The paper addresses the growing challenge of guaranteeing small‑signal stability in power systems that are increasingly dominated by inverter‑based resources (IBRs), especially grid‑forming inverters (GFMs) employing P‑Q droop control. Traditional passivity‑based plug‑and‑play (PnP) stability certificates require each component to be strictly passive, a condition that is rarely satisfied by practical droop‑controlled converters, particularly at low frequencies where the droop introduces negative damping. To overcome this limitation, the authors introduce a dynamic, frequency‑dependent multiplier m(ω) that, when premultiplied to the admittance of every component, renders the Hermitian part of the product positive‑definite across the entire frequency range.

The theoretical foundation builds on a homotopy argument: the total admittance Y_tot(s)=Y_net(s)+Y_D(s) of the network plus devices is continuously transformed from a fictitious, provably stable reference (α=0) to the actual system (α=1). If a uniform multiplier M(ω)=blkdiag{m(ω),…,m(ω)} is independent of the homotopy parameter α and each device admittance varies linearly with α, then the positive‑definiteness condition needs to be verified only at the two endpoints. Since the reference network composed solely of passive lines is inherently stable, the certification reduces to checking Her{m(jω)Y_k(jω)}≻0 for every device k and Her{m(jω)Y_ℓ(jω)}≻0 for every line ℓ, for all ω>0.

The key contribution lies in the systematic synthesis of the multiplier.
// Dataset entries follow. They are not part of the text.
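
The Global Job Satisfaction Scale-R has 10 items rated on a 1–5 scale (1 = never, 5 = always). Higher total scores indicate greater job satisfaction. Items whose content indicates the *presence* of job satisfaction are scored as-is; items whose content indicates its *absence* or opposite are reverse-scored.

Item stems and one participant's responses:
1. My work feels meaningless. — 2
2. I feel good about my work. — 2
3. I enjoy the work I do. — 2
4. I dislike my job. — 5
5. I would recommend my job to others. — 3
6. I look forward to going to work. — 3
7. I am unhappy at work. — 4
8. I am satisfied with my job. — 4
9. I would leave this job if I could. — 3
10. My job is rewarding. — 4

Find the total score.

28

Items 1, 4, 7, 9 describe the absence/opposite of job satisfaction → reverse-score.
on a 1–5 scale, reversed = 6 − raw.
  item 1: 6 − 2 = 4
  item 2: 2
  item 3: 2
  item 4: 6 − 5 = 1
  item 5: 3
  item 6: 3
  item 7: 6 − 4 = 2
  item 8: 4
  item 9: 6 − 3 = 3
  item 10: 4
Total = 4 + 2 + 2 + 1 + 3 + 3 + 2 + 4 + 3 + 4 = 28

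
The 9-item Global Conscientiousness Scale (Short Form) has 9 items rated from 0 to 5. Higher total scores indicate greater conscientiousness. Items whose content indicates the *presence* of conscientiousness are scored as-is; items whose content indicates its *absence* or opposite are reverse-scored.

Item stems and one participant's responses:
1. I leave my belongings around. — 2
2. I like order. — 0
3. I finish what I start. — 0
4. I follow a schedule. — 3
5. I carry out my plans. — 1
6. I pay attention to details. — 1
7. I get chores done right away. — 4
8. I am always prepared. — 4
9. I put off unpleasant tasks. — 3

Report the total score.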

Rather than using a simple piecewise‑constant matrix that rotates the low‑frequency complex plane by 90°, the authors parametrize m(ω) as a fixed‑order linear state‑space filter: m(s)=C_m(sI−A_m)^{-1}B_m+D_m. The filter coefficients (A_m, B_m, C_m, D_m) are tuned using MATLAB’s systune toolbox with a PassivityGoal. For each device admittance Y_k(s), the condition I+mY_k must be minimum‑phase; passivity is then equivalent to the H∞ norm of the scattering matrix R_k(s)=(I−mY_k)(I+mY_k)^{-1} being ≤ 1 over all frequencies. The optimization seeks to minimize the worst‑case H∞ norm across all devices simultaneously, thereby ensuring a common multiplier works for the entire system without altering any inverter firmware.

Numerical validation is performed on a detailed IEEE 39‑bus test system populated with realistic GFM models that include multiple cascaded control loops (inner current, outer voltage, and droop). Various droop‑gain settings are examined. The dynamic multiplier significantly enlarges the certified stability region compared to the earlier piecewise‑constant approach, allowing many droop configurations that would otherwise violate strict passivity to be certified as stable. The method also accommodates the full 2×2 dq‑frame MIMO admittance representation, demonstrating applicability to complex multi‑input‑multi‑output converter dynamics.

In summary, the paper delivers three major advances: (1) a rigorous, frequency‑dependent multiplier framework that transforms non‑passive converter admittances into passive equivalents; (2) a plug‑and‑play stability certificate that requires only local admittance data and a common multiplier, eliminating the need for global system models or exhaustive topology enumeration; and (3) a practical synthesis algorithm that leverages modern optimization tools to produce low‑order filters, enabling scalable stability assessment for large, converter‑dominated grids. This work paves the way for decentralized, model‑agnostic stability verification in future renewable‑rich power systems.